John Ferrier pronunciou essas palavras de conforto em tom confiante, mas Lucy não pôde deixar de notar que, aquela noite, ele fechou as portas com uma atenção especial e, também cuidadosamente, limpou e carregou a antiga e enferrujada carabina que ficava pendurada na parede de seu quarto.
Capítulo 4
fuga desesperada
Na manhã seguinte à entrevista com o Profeta mórmon, John Ferrier foi a Salt Lake City e, tendo encontrado a pessoa que conhecia e que estava a caminho das Montanhas Nevadas, confiou-lhe sua mensagem a Jefferson Hope. Nela relatava ao jovem o iminente perigo que os ameaçava, explicando a importância de seu regresso. Feito isso, sentiu-se mais tranqüilo e voltou para a fazenda mais aliviado.

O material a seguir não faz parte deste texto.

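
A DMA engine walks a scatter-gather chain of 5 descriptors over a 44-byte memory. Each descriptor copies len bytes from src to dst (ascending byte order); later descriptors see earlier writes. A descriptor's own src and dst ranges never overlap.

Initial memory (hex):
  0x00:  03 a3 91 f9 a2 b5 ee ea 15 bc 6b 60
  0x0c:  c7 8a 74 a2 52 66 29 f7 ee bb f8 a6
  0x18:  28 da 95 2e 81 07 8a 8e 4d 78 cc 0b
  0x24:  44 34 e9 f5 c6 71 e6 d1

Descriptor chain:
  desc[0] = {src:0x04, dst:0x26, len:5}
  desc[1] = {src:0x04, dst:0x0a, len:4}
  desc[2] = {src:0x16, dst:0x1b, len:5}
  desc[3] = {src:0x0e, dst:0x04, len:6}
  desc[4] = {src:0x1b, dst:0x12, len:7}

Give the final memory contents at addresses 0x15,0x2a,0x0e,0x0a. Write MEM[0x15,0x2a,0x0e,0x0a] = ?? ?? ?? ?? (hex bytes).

MEM[0x15,0x2a,0x0e,0x0a] = da 15 74 a2

[0] 0x04->0x26 len=5 : a2 b5 ee ea 15
[1] 0x04->0x0a len=4 : a2 b5 ee ea
[2] 0x16->0x1b len=5 : f8 a6 28 da 95
[3] 0x0e->0x04 len=6 : 74 a2 52 66 29 f7
[4] 0x1b->0x12 len=7 : f8 a6 28 da 95 4d 78
query mem[0x15]=0xda, mem[0x2a]=0x15, mem[0x0e]=0x74, mem[0x0a]=0xa2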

Ao aproximar-se de sua casa, surpreendeu-se ao ver cavalos atados às traves do portão. Mais surpreso ficou ao entrar, quando encontrou dois rapazes instalados em sua sala de visitas. Um deles, de rosto comprido e pálido, acomodara-se na cadeira de balanço, deixando os pés apoiados sobre a estufa. O outro, um jovem com pescoço de touro, feições grosseiras e volumosas, estava em pé, frente à janela, com as mãos enfiadas nos bolsos, assoviando um hino conhecido. Ambos cumprimentaram Ferrier com um aceno de cabeça no momento em que ele entrou. U que estava na cadeira de balanço iniciou a conversa.